The issue can be purchased online and from retailers across the UK. Thank you again to Mslexia for accepting this work. Read the monologue below.

Carmela Soprano, portrayed by Edie Falco in HBO’s ‘The Sopranos’


I don’t tell you that I cried at that painting in the city, the one with the little baby Jesus and Saint Catherine holding his perfect little hand to her cheek. She was so at peace, so blessed with her lips against his pinkie. And the Virgin Mary—so beautiful with her head against her son’s, his delicate fingers squeezing her blue robe so tight. Maybe it was the room, the light, the space, I don’t know, but when I looked in her eyes, something divine happened. But God knows we can’t talk about mothers in this house any more.

When I catch myself crying at the pet food commercial with the little girl and her dog, I go to bed thinking about how I’ve been spotting and the cancer that killed Cousin Kathy. I lie awake with back pain, imagining cysts on scans while you’re “out”.

I take the Wagon over to church where I tell Father Obosi I think I’m sick, that I’m afraid if I die, I’ll never be with God in Eternity. He says God doesn’t punish us for our mistakes. In his office I let myself say financed by crime. I tell him you’re unfaithful but a good man, and when I say I love you, God help me, Tony, I mean it. He says I must learn to live on only what the good part of your life earns, and I cover my new Harry Winston ring in shame.
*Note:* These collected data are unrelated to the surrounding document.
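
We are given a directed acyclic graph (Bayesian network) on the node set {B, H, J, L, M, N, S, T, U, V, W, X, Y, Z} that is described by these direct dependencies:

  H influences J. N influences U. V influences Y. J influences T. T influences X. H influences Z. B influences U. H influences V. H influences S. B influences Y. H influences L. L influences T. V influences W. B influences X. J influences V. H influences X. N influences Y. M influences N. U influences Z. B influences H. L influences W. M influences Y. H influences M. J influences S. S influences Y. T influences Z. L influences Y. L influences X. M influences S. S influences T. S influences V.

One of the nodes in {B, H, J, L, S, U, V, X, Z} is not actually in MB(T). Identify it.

T has parents J, L, S.
Children of T: X, Z.
For each child, the remaining parents (spouses of T):
  X: B, H, L
  Z: H, U
MB(T) = {B, H, J, L, S, U, X, Z}.
V is neither a parent, child, nor co-parent of T, so it does not belong.

V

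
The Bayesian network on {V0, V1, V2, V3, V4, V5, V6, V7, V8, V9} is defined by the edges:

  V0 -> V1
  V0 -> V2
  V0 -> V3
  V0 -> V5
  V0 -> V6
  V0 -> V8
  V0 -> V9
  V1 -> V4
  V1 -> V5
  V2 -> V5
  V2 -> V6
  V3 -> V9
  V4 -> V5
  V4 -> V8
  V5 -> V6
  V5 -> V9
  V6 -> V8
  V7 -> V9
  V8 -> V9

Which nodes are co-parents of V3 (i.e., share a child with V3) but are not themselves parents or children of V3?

Children of V3: V9.
  V9: V0, V5, V7, V8
Excluding nodes already adjacent to V3 (V0, V9), the co-parent-only contribution is {V5, V7, V8}.

{V5, V7, V8}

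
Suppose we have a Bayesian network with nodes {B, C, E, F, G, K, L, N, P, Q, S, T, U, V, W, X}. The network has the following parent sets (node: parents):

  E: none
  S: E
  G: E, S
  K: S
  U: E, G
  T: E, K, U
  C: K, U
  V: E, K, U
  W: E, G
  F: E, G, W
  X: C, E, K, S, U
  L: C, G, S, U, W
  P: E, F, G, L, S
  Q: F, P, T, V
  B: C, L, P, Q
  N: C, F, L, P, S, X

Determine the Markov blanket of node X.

{C, E, F, K, L, N, P, S, U}

Ch(X) = {N}.
X's parents: C, E, K, S, U.
Parents of each child, excluding X:
  N's other parents are C, F, L, P, S.
So the Markov blanket of X is {C, E, F, K, L, N, P, S, U}.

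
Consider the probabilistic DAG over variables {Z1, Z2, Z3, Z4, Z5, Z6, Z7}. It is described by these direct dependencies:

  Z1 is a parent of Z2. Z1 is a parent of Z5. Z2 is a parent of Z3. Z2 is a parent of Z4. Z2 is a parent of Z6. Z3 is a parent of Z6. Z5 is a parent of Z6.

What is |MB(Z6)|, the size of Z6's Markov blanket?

3

Z6 has parents Z2, Z3, Z5.
Z6's children: none.
Z6 has no children, so there are no co-parents.
MB(Z6) = {Z2, Z3, Z5}, which has 3 nodes.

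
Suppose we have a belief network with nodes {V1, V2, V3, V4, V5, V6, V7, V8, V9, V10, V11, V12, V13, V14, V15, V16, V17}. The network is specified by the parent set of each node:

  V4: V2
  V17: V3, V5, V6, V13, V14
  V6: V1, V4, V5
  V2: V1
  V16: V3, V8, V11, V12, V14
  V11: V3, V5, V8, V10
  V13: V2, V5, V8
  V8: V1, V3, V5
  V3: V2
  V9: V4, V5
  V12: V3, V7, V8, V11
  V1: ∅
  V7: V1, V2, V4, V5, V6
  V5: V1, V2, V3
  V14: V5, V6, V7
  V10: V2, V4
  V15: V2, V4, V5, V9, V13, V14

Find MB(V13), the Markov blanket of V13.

V13's children: V15, V17.
Parents of V13: V2, V5, V8.
Other parents of V13's children:
  V15's other parents are V2, V4, V5, V9, V14.
  parents(V17) \ {V13} = {V3, V5, V6, V14}.
So the Markov blanket of V13 is {V2, V3, V4, V5, V6, V8, V9, V14, V15, V17}.

{V2, V3, V4, V5, V6, V8, V9, V14, V15, V17}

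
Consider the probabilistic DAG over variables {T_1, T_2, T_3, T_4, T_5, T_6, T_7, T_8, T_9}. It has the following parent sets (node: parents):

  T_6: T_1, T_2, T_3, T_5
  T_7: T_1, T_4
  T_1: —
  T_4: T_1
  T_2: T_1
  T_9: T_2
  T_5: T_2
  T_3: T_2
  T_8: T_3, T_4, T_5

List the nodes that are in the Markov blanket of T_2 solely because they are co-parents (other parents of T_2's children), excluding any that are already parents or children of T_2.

{}

Children of T_2: T_3, T_5, T_6, T_9.
  T_3: no additional parents.
  T_5: no additional parents.
  parents(T_6) \ {T_2} = {T_1, T_3, T_5}.
  T_9 has no other parent.
Excluding nodes already adjacent to T_2 (T_1, T_3, T_5, T_6, T_9), the co-parent-only contribution is {}.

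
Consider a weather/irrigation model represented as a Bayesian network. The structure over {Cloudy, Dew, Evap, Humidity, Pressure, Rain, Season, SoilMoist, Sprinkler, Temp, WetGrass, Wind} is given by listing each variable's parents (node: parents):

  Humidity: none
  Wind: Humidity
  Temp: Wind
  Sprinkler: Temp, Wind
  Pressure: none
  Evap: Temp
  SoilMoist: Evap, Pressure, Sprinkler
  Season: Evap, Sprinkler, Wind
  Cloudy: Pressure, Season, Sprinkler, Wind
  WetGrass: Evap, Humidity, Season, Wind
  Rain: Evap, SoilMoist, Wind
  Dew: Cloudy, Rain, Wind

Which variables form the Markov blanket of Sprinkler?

{Cloudy, Evap, Pressure, Season, SoilMoist, Temp, Wind}

Sprinkler has parents Temp, Wind.
Sprinkler's children: Cloudy, Season, SoilMoist.
Co-parents of Sprinkler (other parents of its children):
  SoilMoist: Evap, Pressure
  Season: Evap, Wind
  Cloudy: Pressure, Season, Wind
MB(Sprinkler) = {Cloudy, Evap, Pressure, Season, SoilMoist, Temp, Wind}.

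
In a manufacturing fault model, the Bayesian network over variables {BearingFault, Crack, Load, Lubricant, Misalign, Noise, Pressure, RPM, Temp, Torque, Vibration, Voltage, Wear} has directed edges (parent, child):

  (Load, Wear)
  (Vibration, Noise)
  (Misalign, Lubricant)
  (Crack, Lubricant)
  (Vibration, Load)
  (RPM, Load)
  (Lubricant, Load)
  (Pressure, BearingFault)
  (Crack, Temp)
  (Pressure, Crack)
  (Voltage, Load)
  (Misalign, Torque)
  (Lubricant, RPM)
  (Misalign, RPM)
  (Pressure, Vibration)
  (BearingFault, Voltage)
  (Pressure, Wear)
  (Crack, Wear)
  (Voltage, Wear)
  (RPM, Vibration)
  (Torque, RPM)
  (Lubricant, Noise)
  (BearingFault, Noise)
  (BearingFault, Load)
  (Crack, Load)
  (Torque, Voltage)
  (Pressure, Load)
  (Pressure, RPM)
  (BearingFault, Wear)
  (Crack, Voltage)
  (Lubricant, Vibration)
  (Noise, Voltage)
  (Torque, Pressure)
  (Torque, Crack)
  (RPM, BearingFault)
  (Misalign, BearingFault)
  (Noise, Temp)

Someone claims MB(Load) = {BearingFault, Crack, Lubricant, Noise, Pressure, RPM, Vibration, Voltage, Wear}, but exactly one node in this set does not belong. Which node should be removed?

Noise

The Markov blanket of a node is its parents, its children, and the other parents of its children.
Pa(Load) = {BearingFault, Crack, Lubricant, Pressure, RPM, Vibration, Voltage}.
Ch(Load) = {Wear}.
For each child, the remaining parents (spouses of Load):
  Wear also has parents BearingFault, Crack, Pressure, Voltage.
MB(Load) = {BearingFault, Crack, Lubricant, Pressure, RPM, Vibration, Voltage, Wear}.
Noise is neither a parent, child, nor co-parent of Load, so it does not belong.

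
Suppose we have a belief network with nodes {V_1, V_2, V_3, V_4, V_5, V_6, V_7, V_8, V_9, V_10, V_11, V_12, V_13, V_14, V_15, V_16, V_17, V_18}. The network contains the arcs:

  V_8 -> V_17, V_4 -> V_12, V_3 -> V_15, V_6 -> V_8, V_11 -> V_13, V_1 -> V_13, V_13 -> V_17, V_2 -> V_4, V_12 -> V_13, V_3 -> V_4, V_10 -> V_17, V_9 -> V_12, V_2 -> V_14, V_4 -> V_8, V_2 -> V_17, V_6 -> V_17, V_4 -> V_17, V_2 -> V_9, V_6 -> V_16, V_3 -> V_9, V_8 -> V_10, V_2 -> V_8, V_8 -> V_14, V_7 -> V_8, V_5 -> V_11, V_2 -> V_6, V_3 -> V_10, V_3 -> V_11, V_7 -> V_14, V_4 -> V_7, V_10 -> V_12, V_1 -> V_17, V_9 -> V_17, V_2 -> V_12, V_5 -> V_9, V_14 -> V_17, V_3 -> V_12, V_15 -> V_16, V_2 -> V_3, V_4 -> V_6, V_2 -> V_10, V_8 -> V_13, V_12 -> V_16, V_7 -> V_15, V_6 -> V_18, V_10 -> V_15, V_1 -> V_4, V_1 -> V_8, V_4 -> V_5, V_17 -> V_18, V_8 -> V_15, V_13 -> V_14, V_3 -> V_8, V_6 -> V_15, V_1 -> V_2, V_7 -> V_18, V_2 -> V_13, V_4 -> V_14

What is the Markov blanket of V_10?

Parents of V_10: V_2, V_3, V_8.
V_10 has children V_12, V_15, V_17.
Parents of each child, excluding V_10:
  V_12's other parents are V_2, V_3, V_4, V_9.
  V_15's other parents are V_3, V_6, V_7, V_8.
  V_17 also has parents V_1, V_2, V_4, V_6, V_8, V_9, V_13, V_14.
So the Markov blanket of V_10 is {V_1, V_2, V_3, V_4, V_6, V_7, V_8, V_9, V_12, V_13, V_14, V_15, V_17}.

{V_1, V_2, V_3, V_4, V_6, V_7, V_8, V_9, V_12, V_13, V_14, V_15, V_17}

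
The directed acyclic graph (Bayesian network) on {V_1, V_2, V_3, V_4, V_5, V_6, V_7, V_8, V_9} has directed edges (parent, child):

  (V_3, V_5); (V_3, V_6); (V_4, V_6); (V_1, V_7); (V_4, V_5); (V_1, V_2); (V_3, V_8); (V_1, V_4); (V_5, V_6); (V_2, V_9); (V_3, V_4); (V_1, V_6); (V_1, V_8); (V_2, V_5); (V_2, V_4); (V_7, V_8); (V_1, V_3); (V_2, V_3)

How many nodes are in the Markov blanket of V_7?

By definition, MB(V_7) is built from V_7's parents, V_7's children, and the co-parents of V_7.
Parents of V_7: V_1.
Children of V_7: V_8.
Parents of each child, excluding V_7:
  V_8's other parents are V_1, V_3.
MB(V_7) = {V_1, V_3, V_8}, which has 3 nodes.

3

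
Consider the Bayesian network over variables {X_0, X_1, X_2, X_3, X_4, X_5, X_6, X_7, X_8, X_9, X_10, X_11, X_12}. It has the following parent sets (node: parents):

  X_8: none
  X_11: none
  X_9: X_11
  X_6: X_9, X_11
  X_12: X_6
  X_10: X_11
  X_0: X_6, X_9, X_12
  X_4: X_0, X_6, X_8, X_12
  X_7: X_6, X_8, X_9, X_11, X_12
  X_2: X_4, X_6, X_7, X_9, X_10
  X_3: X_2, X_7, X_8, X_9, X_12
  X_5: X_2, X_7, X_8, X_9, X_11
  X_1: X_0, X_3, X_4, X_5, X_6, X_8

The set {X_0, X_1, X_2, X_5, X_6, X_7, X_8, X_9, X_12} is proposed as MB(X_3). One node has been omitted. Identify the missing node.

X_4

By definition, MB(X_3) is built from X_3's parents, X_3's children, and the co-parents of X_3.
Pa(X_3) = {X_2, X_7, X_8, X_9, X_12}.
X_3 has child X_1.
Co-parents of X_3 (other parents of its children):
  X_1 also has parents X_0, X_4, X_5, X_6, X_8.
MB(X_3) = {X_0, X_1, X_2, X_4, X_5, X_6, X_7, X_8, X_9, X_12}.
Comparing with the claimed set, X_4 is missing.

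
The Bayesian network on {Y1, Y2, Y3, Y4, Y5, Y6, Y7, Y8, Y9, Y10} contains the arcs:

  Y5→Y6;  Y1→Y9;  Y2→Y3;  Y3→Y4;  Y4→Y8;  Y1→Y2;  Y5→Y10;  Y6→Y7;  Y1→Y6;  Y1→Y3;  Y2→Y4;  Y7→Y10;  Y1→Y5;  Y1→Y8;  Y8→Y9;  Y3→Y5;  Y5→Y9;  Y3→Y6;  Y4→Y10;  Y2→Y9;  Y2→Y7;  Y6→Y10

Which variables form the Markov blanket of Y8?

Recall MB(v) = parents ∪ children ∪ spouses, where spouses are the other parents of v's children.
Y8's parents: Y1, Y4.
Y8 has child Y9.
Other parents of Y8's children:
  Y9: Y1, Y2, Y5
Taking the union gives {Y1, Y2, Y4, Y5, Y9}.

{Y1, Y2, Y4, Y5, Y9}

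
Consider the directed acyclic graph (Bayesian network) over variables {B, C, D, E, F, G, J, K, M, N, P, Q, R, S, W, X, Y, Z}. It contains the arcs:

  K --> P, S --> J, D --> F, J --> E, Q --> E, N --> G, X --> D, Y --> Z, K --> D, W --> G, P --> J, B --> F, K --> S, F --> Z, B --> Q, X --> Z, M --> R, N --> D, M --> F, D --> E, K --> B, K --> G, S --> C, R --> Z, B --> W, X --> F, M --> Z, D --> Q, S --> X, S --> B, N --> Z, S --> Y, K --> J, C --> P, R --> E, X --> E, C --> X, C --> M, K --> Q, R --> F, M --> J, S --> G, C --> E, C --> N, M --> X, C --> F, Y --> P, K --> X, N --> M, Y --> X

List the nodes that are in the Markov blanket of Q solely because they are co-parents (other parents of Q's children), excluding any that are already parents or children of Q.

Children of Q: E.
  E's other parents are C, D, J, R, X.
Excluding nodes already adjacent to Q (B, D, E, K), the co-parent-only contribution is {C, J, R, X}.

{C, J, R, X}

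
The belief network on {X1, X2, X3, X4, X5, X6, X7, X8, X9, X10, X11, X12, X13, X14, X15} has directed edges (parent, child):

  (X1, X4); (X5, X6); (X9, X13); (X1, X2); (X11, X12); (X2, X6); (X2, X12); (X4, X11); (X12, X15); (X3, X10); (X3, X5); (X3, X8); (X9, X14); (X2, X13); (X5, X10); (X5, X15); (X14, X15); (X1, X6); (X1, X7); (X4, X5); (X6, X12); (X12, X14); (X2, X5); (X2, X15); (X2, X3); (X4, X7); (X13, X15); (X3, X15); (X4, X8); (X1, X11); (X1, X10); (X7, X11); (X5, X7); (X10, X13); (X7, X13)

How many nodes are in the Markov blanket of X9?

6

X9 has no parents.
X9 has children X13, X14.
Co-parents of X9 (other parents of its children):
  X13's other parents are X2, X7, X10.
  X14's other parent is X12.
MB(X9) = {X2, X7, X10, X12, X13, X14}, which has 6 nodes.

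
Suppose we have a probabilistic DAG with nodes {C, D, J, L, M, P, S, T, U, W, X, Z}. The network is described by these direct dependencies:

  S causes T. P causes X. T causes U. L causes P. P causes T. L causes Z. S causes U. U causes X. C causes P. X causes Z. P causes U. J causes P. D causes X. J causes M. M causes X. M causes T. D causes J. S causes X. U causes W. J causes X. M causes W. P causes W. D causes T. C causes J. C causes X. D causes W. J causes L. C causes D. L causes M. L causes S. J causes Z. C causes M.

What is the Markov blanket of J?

Parents of J: C, D.
J has children L, M, P, X, Z.
For each child, the remaining parents (spouses of J):
  L: —
  M: C, L
  P: C, L
  X: C, D, M, P, S, U
  Z: L, X
MB(J) = {C, D, L, M, P, S, U, X, Z}.

{C, D, L, M, P, S, U, X, Z}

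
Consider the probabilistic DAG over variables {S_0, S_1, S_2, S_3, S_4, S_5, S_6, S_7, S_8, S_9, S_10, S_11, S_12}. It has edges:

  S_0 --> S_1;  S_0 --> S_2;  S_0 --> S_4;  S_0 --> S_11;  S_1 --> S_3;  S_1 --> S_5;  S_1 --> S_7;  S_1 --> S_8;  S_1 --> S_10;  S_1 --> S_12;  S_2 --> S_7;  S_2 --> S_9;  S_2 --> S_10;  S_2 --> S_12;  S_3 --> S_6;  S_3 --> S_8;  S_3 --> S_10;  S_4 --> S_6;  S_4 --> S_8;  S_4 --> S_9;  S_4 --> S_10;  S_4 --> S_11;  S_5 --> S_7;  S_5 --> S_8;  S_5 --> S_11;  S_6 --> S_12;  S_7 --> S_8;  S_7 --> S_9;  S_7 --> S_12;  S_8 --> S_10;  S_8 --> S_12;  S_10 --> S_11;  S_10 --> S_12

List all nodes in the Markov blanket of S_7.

{S_1, S_2, S_3, S_4, S_5, S_6, S_8, S_9, S_10, S_12}

S_7's parents: S_1, S_2, S_5.
Children of S_7: S_8, S_9, S_12.
For each child, the remaining parents (spouses of S_7):
  parents(S_8) \ {S_7} = {S_1, S_3, S_4, S_5}.
  S_9's other parents are S_2, S_4.
  S_12's other parents are S_1, S_2, S_6, S_8, S_10.
So the Markov blanket of S_7 is {S_1, S_2, S_3, S_4, S_5, S_6, S_8, S_9, S_10, S_12}.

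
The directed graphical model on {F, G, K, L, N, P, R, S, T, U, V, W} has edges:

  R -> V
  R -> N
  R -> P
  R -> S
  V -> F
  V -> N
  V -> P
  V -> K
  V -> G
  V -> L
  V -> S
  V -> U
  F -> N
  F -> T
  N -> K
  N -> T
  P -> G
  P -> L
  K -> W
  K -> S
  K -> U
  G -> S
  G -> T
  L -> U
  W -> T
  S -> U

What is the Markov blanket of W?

{F, G, K, N, T}

A node's Markov blanket = Pa ∪ Ch ∪ (parents of Ch other than the node itself).
Pa(W) = {K}.
W's children: T.
Other parents of W's children:
  T: F, G, N
Taking the union gives {F, G, K, N, T}.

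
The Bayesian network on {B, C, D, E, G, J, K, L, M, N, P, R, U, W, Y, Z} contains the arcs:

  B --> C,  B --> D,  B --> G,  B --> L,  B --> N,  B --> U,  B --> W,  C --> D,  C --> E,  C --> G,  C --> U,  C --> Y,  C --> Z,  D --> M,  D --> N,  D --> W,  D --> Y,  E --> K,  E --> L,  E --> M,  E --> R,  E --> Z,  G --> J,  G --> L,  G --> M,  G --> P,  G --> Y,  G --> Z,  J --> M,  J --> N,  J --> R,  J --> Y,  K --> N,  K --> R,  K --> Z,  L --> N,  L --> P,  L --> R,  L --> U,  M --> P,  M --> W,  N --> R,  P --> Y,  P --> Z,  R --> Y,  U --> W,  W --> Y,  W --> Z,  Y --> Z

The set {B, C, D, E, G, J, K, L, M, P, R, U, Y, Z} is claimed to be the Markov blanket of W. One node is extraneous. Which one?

W's children: Y, Z.
W's parents: B, D, M, U.
Co-parents of W (other parents of its children):
  Y also has parents C, D, G, J, P, R.
  Z also has parents C, E, G, K, P, Y.
MB(W) = {B, C, D, E, G, J, K, M, P, R, U, Y, Z}.
L is neither a parent, child, nor co-parent of W, so it does not belong.

L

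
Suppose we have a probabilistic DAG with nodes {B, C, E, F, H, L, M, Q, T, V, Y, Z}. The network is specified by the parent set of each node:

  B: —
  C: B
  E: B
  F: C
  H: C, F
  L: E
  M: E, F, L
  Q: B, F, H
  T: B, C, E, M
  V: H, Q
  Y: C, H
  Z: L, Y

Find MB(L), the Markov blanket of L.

Recall MB(v) = parents ∪ children ∪ spouses, where spouses are the other parents of v's children.
Ch(L) = {M, Z}.
L has parent E.
Parents of each child, excluding L:
  M: E, F
  Z: Y
MB(L) = {E, F, M, Y, Z}.

{E, F, M, Y, Z}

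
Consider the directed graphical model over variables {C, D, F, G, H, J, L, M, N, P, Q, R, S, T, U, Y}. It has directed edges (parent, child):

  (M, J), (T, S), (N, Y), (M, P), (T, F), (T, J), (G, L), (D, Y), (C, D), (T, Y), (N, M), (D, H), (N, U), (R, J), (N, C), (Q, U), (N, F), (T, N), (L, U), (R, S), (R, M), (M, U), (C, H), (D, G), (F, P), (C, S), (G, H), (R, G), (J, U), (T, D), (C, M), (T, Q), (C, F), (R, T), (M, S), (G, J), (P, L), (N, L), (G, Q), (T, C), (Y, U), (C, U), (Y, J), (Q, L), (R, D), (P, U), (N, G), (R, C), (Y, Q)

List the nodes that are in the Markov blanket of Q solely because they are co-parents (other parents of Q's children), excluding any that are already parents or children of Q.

{C, J, M, N, P}

Children of Q: L, U.
  parents(L) \ {Q} = {G, N, P}.
  U's other parents are C, J, L, M, N, P, Y.
Excluding nodes already adjacent to Q (G, L, T, U, Y), the co-parent-only contribution is {C, J, M, N, P}.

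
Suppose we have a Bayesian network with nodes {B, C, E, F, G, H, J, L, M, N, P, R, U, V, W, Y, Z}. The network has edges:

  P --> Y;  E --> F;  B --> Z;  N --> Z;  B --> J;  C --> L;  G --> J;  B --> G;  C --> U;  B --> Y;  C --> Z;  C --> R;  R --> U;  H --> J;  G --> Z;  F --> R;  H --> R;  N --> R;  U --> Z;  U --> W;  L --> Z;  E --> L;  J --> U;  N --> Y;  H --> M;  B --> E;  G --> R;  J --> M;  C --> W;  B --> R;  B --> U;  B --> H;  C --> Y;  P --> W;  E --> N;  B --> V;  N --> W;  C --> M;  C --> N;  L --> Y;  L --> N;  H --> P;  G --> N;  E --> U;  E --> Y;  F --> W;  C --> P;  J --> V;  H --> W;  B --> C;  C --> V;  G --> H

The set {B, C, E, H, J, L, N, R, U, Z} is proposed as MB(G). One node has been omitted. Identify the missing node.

The Markov blanket of a node is its parents, its children, and the other parents of its children.
Ch(G) = {H, J, N, R, Z}.
G's parents: B.
Other parents of G's children:
  parents(H) \ {G} = {B}.
  J also has parents B, H.
  parents(N) \ {G} = {C, E, L}.
  R also has parents B, C, F, H, N.
  parents(Z) \ {G} = {B, C, L, N, U}.
MB(G) = {B, C, E, F, H, J, L, N, R, U, Z}.
Comparing with the claimed set, F is missing.

F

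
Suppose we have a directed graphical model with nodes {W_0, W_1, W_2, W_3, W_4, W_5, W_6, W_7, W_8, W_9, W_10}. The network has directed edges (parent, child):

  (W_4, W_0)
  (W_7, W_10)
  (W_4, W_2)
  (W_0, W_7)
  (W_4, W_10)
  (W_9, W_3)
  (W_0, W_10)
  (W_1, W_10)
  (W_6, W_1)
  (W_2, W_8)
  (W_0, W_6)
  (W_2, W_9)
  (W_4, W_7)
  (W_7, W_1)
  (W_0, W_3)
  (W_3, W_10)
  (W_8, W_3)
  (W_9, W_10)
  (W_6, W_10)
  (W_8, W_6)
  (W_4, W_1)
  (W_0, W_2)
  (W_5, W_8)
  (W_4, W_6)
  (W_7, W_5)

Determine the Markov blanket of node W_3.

The Markov blanket of a node is its parents, its children, and the other parents of its children.
Pa(W_3) = {W_0, W_8, W_9}.
W_3 has child W_10.
For each child, the remaining parents (spouses of W_3):
  W_10 also has parents W_0, W_1, W_4, W_6, W_7, W_9.
Taking the union gives {W_0, W_1, W_4, W_6, W_7, W_8, W_9, W_10}.

{W_0, W_1, W_4, W_6, W_7, W_8, W_9, W_10}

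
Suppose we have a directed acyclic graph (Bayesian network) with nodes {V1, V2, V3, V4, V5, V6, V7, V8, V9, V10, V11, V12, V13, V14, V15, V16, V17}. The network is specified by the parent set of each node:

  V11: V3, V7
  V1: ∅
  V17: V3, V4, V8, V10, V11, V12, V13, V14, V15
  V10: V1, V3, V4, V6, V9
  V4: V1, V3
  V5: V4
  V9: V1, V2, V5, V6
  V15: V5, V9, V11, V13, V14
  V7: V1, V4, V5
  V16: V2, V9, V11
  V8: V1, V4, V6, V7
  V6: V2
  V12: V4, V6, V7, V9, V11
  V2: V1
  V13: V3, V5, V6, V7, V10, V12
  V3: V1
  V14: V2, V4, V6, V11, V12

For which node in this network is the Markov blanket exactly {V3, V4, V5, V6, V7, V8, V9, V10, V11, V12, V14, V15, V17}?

The target node must have every member of {V3, V4, V5, V6, V7, V8, V9, V10, V11, V12, V14, V15, V17} as a parent, child, or co-parent, and no others.
Parents of V13: V3, V5, V6, V7, V10, V12; children: V15, V17; co-parents: V3, V4, V5, V8, V9, V10, V11, V12, V14, V15.
These exactly cover the given set, so the node is V13.

V13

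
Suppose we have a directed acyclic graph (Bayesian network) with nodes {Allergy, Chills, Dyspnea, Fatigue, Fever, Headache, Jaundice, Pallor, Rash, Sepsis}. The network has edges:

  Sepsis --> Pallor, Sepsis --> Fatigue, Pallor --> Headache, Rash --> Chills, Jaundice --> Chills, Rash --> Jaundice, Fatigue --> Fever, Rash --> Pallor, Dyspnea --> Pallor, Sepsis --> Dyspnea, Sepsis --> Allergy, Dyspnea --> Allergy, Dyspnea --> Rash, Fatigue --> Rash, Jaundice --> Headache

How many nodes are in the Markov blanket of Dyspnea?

Dyspnea's parents: Sepsis.
Dyspnea has children Allergy, Pallor, Rash.
Co-parents of Dyspnea (other parents of its children):
  Rash: Fatigue
  Pallor: Rash, Sepsis
  Allergy: Sepsis
MB(Dyspnea) = {Allergy, Fatigue, Pallor, Rash, Sepsis}, which has 5 nodes.

5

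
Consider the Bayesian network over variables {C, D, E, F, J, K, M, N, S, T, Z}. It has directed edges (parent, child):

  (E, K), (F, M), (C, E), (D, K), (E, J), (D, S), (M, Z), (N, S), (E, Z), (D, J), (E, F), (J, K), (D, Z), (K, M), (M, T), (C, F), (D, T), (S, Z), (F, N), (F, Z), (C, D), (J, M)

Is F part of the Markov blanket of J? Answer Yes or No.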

On the drive home I decide this part can afford groceries, bills, clothes, Meadow’s college fees and the cars.

I call Doctor Rotelli’s office when you’re down in the basement, right before I plate the chicken parm. At the appointment, he passes the transducer over my ovaries and I say tell me right out and don’t mince words, like someone in a movie. Like you.

In the morning, I fix my hair and makeup while you’re snoring, then go down to read the pamphlet on hypothyroidism in the kitchen. You come down around twelve and I hand you your coffee, point to the new juice in the fridge. You go to get the paper from the drive, the back of your hair like a nest.

When I take the ring off, I hold its sapphire to the light before burying it in my underwear drawer. I touch the small cross at my neck and remember the Father’s words: God understands we live in the middle of tensions. Downstairs, I wash my hands and make lemon snaps for the church bake sale.

Later, when you come home and say I look good today, I consider your face—that expression where the little boy you were peeks through—and wonder what guilt has caused this peace offering. When you ask about the ring, I stretch my finger out as if I’m seeing it bare for the first time and hope you don’t notice the pause before I say, I had to get it sized. It’s a little big.